冷血警視正は孤独な令嬢を溺愛で娶り満たす
「これが最初で最後ですね、きっと」

 ちなみに蛍は結婚後も旧姓のまま仕事をしている。そもそも結婚自体、上司と人事部にしか伝えていない。

 『みなさんにご報告』的なイベントを蛍にやられても、部のみんなも反応に困るだけだろうと思ったから。
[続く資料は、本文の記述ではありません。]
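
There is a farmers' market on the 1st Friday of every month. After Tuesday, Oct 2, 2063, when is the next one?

Oct 5, 2063

Oct 2063 starts on a Monday, so its 1st Friday is Oct 5, 2063 (4 days in).
Oct 5, 2063 is after Oct 2, 2063, so that is the next one.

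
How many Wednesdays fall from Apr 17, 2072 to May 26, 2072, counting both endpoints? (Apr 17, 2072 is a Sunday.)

6

Apr 17, 2072 is a Sunday; the first Wednesday on or after it is Apr 20, 2072 (3 days later).
From Apr 20, 2072 to May 26, 2072: 10 + 26 = 36 days (rest of Apr, May).
36 ÷ 7 = 5 full weeks with remainder 1, so 5 more Wednesdays after the first → 6.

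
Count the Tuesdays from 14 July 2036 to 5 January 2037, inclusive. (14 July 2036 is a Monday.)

25

14 July 2036 is a Monday; the first Tuesday on or after it is 15 July 2036 (1 day later).
From 15 July 2036 to 5 January 2037: 16 + 31 + 30 + 31 + 30 + 31 + 5 = 174 days (rest of July, August, September, October, November, December, January).
174 ÷ 7 = 24 full weeks with remainder 6, so 24 more Tuesdays after the first → 25.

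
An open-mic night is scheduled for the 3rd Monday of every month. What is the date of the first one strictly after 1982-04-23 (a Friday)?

April 1982 starts on a Thursday; its first Monday is the 5th, so the 3rd Monday is the 19th — 1982-04-19.
That is not after 1982-04-23, so look at May 1982.
May 1982 starts on a Saturday; its first Monday is the 3rd, so the 3rd Monday is the 17th — 1982-05-17.

1982-05-17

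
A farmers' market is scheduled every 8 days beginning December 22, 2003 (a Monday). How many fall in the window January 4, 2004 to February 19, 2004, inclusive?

6

Occurrences land 8·i days after December 22, 2003 for i = 0, 1, 2, …
January 4, 2004 is 13 days after the start; 13 ÷ 8 = 1 remainder 5; since the remainder is 5, round up to i = 2. First occurrence in the window: #3 on January 7, 2004 (2×8 = 16 days in).
February 19, 2004 is 59 days after the start; 59 ÷ 8 = 7 remainder 3. Last occurrence in the window: #8 on February 16, 2004.
Occurrences #3 through #8: 6 in total.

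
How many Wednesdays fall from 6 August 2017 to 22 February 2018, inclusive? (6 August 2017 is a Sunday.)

29

6 August 2017 is a Sunday; the first Wednesday on or after it is 9 August 2017 (3 days later).
From 9 August 2017 to 22 February 2018: 22 + 30 + 31 + 30 + 31 + 31 + 22 = 197 days (rest of August, September, October, November, December, January, February).
197 ÷ 7 = 28 full weeks with remainder 1, so 28 more Wednesdays after the first → 29.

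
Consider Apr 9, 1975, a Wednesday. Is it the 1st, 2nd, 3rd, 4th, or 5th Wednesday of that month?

2nd

Day 9 falls in week ⌈9/7⌉ of the month.
Days 1–7 hold the 1st Wednesday, 8–14 the 2nd, 15–21 the 3rd, 22–28 the 4th, 29–31 the 5th.
9 is in the range for the 2nd.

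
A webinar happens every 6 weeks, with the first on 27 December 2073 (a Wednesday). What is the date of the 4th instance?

The 4th occurrence is 3 intervals after the first: 3 × 42 = 126 days after 27 December 2073.
December has 31 days — 4 days to the end of December leaves 122.
January has 31 days (91 left).
February has 28 days (63 left).
March has 31 days (32 left).
April has 30 days (2 left).
2 days into May → 2 May 2074.

2 May 2074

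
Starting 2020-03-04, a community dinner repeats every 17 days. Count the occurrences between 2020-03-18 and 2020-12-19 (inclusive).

17

Occurrences land 17·i days after 2020-03-04 for i = 0, 1, 2, …
2020-03-18 is 14 days after the start; 14 ÷ 17 = 0 remainder 14; since the remainder is 14, round up to i = 1. First occurrence in the window: #2 on 2020-03-21 (1×17 = 17 days in).
2020-12-19 is 290 days after the start; 290 ÷ 17 = 17 remainder 1. Last occurrence in the window: #18 on 2020-12-18.
Occurrences #2 through #18: 17 in total.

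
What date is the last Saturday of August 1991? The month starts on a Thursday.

31 August 1991

August 1991 begins on a Thursday, so the first Saturday is August 3 (2 days later).
August 1991 has 31 days. Adding weeks: 3, 10, 17, 24, 31 — the last one ≤ 31 is the 31st.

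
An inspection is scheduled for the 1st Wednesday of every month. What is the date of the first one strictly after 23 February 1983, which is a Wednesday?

2 March 1983

February 1983 starts on a Tuesday, so its 1st Wednesday is 2 February 1983 (1 day in).
That is not after 23 February 1983, so look at March 1983.
March 1983 starts on a Tuesday, so its 1st Wednesday is 2 March 1983 (1 day in).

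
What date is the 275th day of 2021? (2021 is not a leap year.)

Oct 2, 2021

Jan has 31 days (275 − 31 = 244 remain).
Feb has 28 days (244 − 28 = 216 remain).
Mar has 31 days (216 − 31 = 185 remain).
Apr has 30 days (185 − 30 = 155 remain).
May has 31 days (155 − 31 = 124 remain).
Jun has 30 days (124 − 30 = 94 remain).
Jul has 31 days (94 − 31 = 63 remain).
Aug has 31 days (63 − 31 = 32 remain).
Sep has 30 days (32 − 30 = 2 remain).
2 into Oct → Oct 2.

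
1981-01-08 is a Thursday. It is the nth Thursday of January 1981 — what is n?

2nd

Day 8 falls in week ⌈8/7⌉ of the month.
Days 1–7 hold the 1st Thursday, 8–14 the 2nd, 15–21 the 3rd, 22–28 the 4th, 29–31 the 5th.
8 is in the range for the 2nd.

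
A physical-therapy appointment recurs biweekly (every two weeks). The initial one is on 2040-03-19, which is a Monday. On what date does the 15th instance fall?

2040-10-01

The 15th occurrence is 14 intervals after the first: 14 × 14 = 196 days after 2040-03-19.
March has 31 days — 12 days to the end of March leaves 184.
April has 30 days (154 left).
May has 31 days (123 left).
June has 30 days (93 left).
July has 31 days (62 left).
August has 31 days (31 left).
September has 30 days (1 left).
1 day into October → 2040-10-01.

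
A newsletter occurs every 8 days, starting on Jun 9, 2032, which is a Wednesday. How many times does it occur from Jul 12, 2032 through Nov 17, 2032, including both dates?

Occurrences land 8·i days after Jun 9, 2032 for i = 0, 1, 2, …
Jul 12, 2032 is 33 days after the start; 33 ÷ 8 = 4 remainder 1; since the remainder is 1, round up to i = 5. First occurrence in the window: #6 on Jul 19, 2032 (5×8 = 40 days in).
Nov 17, 2032 is 161 days after the start; 161 ÷ 8 = 20 remainder 1. Last occurrence in the window: #21 on Nov 16, 2032.
Occurrences #6 through #21: 16 in total.

16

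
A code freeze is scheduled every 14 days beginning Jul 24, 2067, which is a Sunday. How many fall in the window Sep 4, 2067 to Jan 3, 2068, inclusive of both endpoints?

9

Occurrences land 14·i days after Jul 24, 2067 for i = 0, 1, 2, …
Sep 4, 2067 is 42 days after the start; 42 ÷ 14 = 3 remainder 0. First occurrence in the window: #4 on Sep 4, 2067 (3×14 = 42 days in).
Jan 3, 2068 is 163 days after the start; 163 ÷ 14 = 11 remainder 9. Last occurrence in the window: #12 on Dec 25, 2067.
Occurrences #4 through #12: 9 in total.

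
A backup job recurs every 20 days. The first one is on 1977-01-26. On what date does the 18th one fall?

1978-01-01

The 18th occurrence is 17 intervals after the first: 17 × 20 = 340 days after 1977-01-26.
January has 31 days — 5 days to the end of January leaves 335.
February has 28 days (307 left).
March has 31 days (276 left).
April has 30 days (246 left).
May has 31 days (215 left).
June has 30 days (185 left).
July has 31 days (154 left).
August has 31 days (123 left).
September has 30 days (93 left).
October has 31 days (62 left).
November has 30 days (32 left).
December has 31 days (1 left).
1 day into January → 1978-01-01.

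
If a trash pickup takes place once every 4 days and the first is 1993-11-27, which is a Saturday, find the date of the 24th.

The 24th occurrence is 23 intervals after the first: 23 × 4 = 92 days after 1993-11-27.
November has 30 days — 3 days to the end of November leaves 89.
December has 31 days (58 left).
January has 31 days (27 left).
27 days into February → 1994-02-27.

1994-02-27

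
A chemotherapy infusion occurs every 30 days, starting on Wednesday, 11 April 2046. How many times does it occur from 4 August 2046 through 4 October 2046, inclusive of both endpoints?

Occurrences land 30·i days after 11 April 2046 for i = 0, 1, 2, …
4 August 2046 is 115 days after the start; 115 ÷ 30 = 3 remainder 25; since the remainder is 25, round up to i = 4. First occurrence in the window: #5 on 9 August 2046 (4×30 = 120 days in).
4 October 2046 is 176 days after the start; 176 ÷ 30 = 5 remainder 26. Last occurrence in the window: #6 on 8 September 2046.
Occurrences #5 through #6: 2 in total.

2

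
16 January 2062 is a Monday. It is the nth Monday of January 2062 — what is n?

Day 16 falls in week ⌈16/7⌉ of the month.
Days 1–7 hold the 1st Monday, 8–14 the 2nd, 15–21 the 3rd, 22–28 the 4th, 29–31 the 5th.
16 is in the range for the 3rd.

3rd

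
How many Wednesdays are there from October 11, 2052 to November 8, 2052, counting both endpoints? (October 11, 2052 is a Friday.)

October 11, 2052 is a Friday; the first Wednesday on or after it is October 16, 2052 (5 days later).
From October 16, 2052 to November 8, 2052: 15 + 8 = 23 days (rest of October, November).
23 ÷ 7 = 3 full weeks with remainder 2, so 3 more Wednesdays after the first → 4.

4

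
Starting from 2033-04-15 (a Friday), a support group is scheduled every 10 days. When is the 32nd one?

2034-02-19

The 32nd occurrence is 31 intervals after the first: 31 × 10 = 310 days after 2033-04-15.
April has 30 days — 15 days to the end of April leaves 295.
May has 31 days (264 left).
June has 30 days (234 left).
July has 31 days (203 left).
August has 31 days (172 left).
September has 30 days (142 left).
October has 31 days (111 left).
November has 30 days (81 left).
December has 31 days (50 left).
January has 31 days (19 left).
19 days into February → 2034-02-19.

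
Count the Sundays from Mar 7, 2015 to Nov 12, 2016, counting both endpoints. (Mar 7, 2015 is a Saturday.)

88

Mar 7, 2015 is a Saturday; the first Sunday on or after it is Mar 8, 2015 (1 day later).
From Mar 8, 2015 to Nov 12, 2016: 298 + 317 = 615 days (rest of 2015, to Nov 12, 2016 in 2016).
615 ÷ 7 = 87 full weeks with remainder 6, so 87 more Sundays after the first → 88.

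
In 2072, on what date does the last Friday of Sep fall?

Sep 2072 begins on a Thursday, so the first Friday is Sep 2 (1 day later).
Sep 2072 has 30 days. Adding weeks: 2, 9, 16, 23, 30 — the last one ≤ 30 is the 30th.

Sep 30, 2072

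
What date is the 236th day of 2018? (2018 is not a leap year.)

Jan has 31 days (236 − 31 = 205 remain).
Feb has 28 days (205 − 28 = 177 remain).
Mar has 31 days (177 − 31 = 146 remain).
Apr has 30 days (146 − 30 = 116 remain).
May has 31 days (116 − 31 = 85 remain).
Jun has 30 days (85 − 30 = 55 remain).
Jul has 31 days (55 − 31 = 24 remain).
24 into Aug → Aug 24.

Aug 24, 2018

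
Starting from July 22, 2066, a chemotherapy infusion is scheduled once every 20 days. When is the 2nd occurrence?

August 11, 2066

The 2nd occurrence is 1 interval after the first: 1 × 20 = 20 days after July 22, 2066.
July has 31 days — 9 days to the end of July leaves 11.
11 days into August → August 11, 2066.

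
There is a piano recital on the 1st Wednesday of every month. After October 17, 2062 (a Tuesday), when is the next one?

November 1, 2062

October 2062 starts on a Sunday, so its 1st Wednesday is October 4, 2062 (3 days in).
That is not after October 17, 2062, so look at November 2062.
November 2062 starts on a Wednesday, so its 1st Wednesday is November 1, 2062.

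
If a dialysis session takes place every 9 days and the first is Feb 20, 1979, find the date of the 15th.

Jun 26, 1979

The 15th occurrence is 14 intervals after the first: 14 × 9 = 126 days after Feb 20, 1979.
Feb has 28 days — 8 days to the end of Feb leaves 118.
Mar has 31 days (87 left).
Apr has 30 days (57 left).
May has 31 days (26 left).
26 days into Jun → Jun 26, 1979.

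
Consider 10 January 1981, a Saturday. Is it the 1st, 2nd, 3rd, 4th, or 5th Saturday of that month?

2nd

Day 10 falls in week ⌈10/7⌉ of the month.
Days 1–7 hold the 1st Saturday, 8–14 the 2nd, 15–21 the 3rd, 22–28 the 4th, 29–31 the 5th.
10 is in the range for the 2nd.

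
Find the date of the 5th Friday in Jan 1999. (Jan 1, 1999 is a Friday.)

Jan 1999 begins on a Friday, so the first Friday is Jan 1.
The 5th Friday is 4 weeks later: 1 + 28 = 29.

Jan 29, 1999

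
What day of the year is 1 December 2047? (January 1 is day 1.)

335

Days in months before December: 31 + 28 + 31 + 30 + 31 + 30 + 31 + 31 + 30 + 31 + 30 = 334.
Plus 1 day into December → day 335.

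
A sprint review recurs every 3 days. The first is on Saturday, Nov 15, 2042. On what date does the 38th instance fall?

The 38th occurrence is 37 intervals after the first: 37 × 3 = 111 days after Nov 15, 2042.
Nov has 30 days — 15 days to the end of Nov leaves 96.
Dec has 31 days (65 left).
Jan has 31 days (34 left).
Feb has 28 days (6 left).
6 days into Mar → Mar 6, 2043.

Mar 6, 2043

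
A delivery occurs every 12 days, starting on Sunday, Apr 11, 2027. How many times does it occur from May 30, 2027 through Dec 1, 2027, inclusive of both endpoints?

Occurrences land 12·i days after Apr 11, 2027 for i = 0, 1, 2, …
May 30, 2027 is 49 days after the start; 49 ÷ 12 = 4 remainder 1; since the remainder is 1, round up to i = 5. First occurrence in the window: #6 on Jun 10, 2027 (5×12 = 60 days in).
Dec 1, 2027 is 234 days after the start; 234 ÷ 12 = 19 remainder 6. Last occurrence in the window: #20 on Nov 25, 2027.
Occurrences #6 through #20: 15 in total.

15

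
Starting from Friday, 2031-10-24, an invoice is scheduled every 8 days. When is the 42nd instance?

The 42nd occurrence is 41 intervals after the first: 41 × 8 = 328 days after 2031-10-24.
October has 31 days — 7 days to the end of October leaves 321.
November has 30 days (291 left).
December has 31 days (260 left).
January has 31 days (229 left).
February has 29 days (200 left).
March has 31 days (169 left).
April has 30 days (139 left).
May has 31 days (108 left).
June has 30 days (78 left).
July has 31 days (47 left).
August has 31 days (16 left).
16 days into September → 2032-09-16.

2032-09-16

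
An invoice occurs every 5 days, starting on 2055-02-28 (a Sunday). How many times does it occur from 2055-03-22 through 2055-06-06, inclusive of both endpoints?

15

Occurrences land 5·i days after 2055-02-28 for i = 0, 1, 2, …
2055-03-22 is 22 days after the start; 22 ÷ 5 = 4 remainder 2; since the remainder is 2, round up to i = 5. First occurrence in the window: #6 on 2055-03-25 (5×5 = 25 days in).
2055-06-06 is 98 days after the start; 98 ÷ 5 = 19 remainder 3. Last occurrence in the window: #20 on 2055-06-03.
Occurrences #6 through #20: 15 in total.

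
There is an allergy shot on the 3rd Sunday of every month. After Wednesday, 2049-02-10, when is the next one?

2049-02-21

February 2049 starts on a Monday; its first Sunday is the 7th, so the 3rd Sunday is the 21st — 2049-02-21.
2049-02-21 is after 2049-02-10, so that is the next one.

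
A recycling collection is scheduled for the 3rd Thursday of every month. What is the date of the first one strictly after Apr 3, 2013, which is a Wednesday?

Apr 18, 2013

Apr 2013 starts on a Monday; its first Thursday is the 4th, so the 3rd Thursday is the 18th — Apr 18, 2013.
Apr 18, 2013 is after Apr 3, 2013, so that is the next one.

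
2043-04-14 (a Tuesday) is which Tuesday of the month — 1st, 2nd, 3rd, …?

2nd

Day 14 falls in week ⌈14/7⌉ of the month.
Days 1–7 hold the 1st Tuesday, 8–14 the 2nd, 15–21 the 3rd, 22–28 the 4th, 29–31 the 5th.
14 is in the range for the 2nd.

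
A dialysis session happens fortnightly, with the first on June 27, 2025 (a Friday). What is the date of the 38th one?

November 27, 2026

The 38th occurrence is 37 intervals after the first: 37 × 14 = 518 days after June 27, 2025.
June has 30 days — 3 days to the end of June leaves 515.
From end of June to end of 2025 is 184 days (331 left).
January has 31 days (300 left).
February has 28 days (272 left).
March has 31 days (241 left).
April has 30 days (211 left).
May has 31 days (180 left).
June has 30 days (150 left).
July has 31 days (119 left).
August has 31 days (88 left).
September has 30 days (58 left).
October has 31 days (27 left).
27 days into November → November 27, 2026.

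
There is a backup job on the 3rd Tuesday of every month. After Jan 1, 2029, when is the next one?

Jan 16, 2029

Jan 2029 starts on a Monday; its first Tuesday is the 2nd, so the 3rd Tuesday is the 16th — Jan 16, 2029.
Jan 16, 2029 is after Jan 1, 2029, so that is the next one.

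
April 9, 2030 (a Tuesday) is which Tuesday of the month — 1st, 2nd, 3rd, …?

Day 9 falls in week ⌈9/7⌉ of the month.
Days 1–7 hold the 1st Tuesday, 8–14 the 2nd, 15–21 the 3rd, 22–28 the 4th, 29–31 the 5th.
9 is in the range for the 2nd.

2nd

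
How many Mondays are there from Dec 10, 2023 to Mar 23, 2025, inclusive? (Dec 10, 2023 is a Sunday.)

Dec 10, 2023 is a Sunday; the first Monday on or after it is Dec 11, 2023 (1 day later).
From Dec 11, 2023 to Mar 23, 2025: 20 + 366 + 82 = 468 days (rest of 2023, 2024, to Mar 23, 2025 in 2025).
468 ÷ 7 = 66 full weeks with remainder 6, so 66 more Mondays after the first → 67.

67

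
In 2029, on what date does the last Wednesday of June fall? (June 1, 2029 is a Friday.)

2029-06-27

June 2029 begins on a Friday, so the first Wednesday is June 6 (5 days later).
June 2029 has 30 days. Adding weeks: 6, 13, 20, 27 — the last one ≤ 30 is the 27th.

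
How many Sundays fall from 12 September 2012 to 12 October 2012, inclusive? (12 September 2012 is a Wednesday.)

12 September 2012 is a Wednesday; the first Sunday on or after it is 16 September 2012 (4 days later).
From 16 September 2012 to 12 October 2012: 14 + 12 = 26 days (rest of September, October).
26 ÷ 7 = 3 full weeks with remainder 5, so 3 more Sundays after the first → 4.

4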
 その後は無駄話もせずに、ふたりで黙々と仕事を片づけていった。

 夜九時半。唯は約束の三分の一を終えるとパソコンを閉じた。

 蛍のぶんはあと少し残っているけれど、彼女のおかげで自分も日付けが変わる前にはマンションに帰れそうだ。

「じゃ、私はこれで」
「ありがとう。ネイルの件以来、山下さんには嫌われてると思ってたから……すごく嬉しかった」

 入社したての彼女のネイルを注意したことがあった。

 キーボードを打ちづらそうにしていたので『落とせばいいのに』と冷たく吐き捨ててしまったのだ。

(あのときは正論だと思ったけど、今から考えると言い方ってものがあったわよね)

 もっとも唯はネイルをやめるのではなく、デコレーションされた爪で器用にキーボードを打つ技術を身につけていたけれど。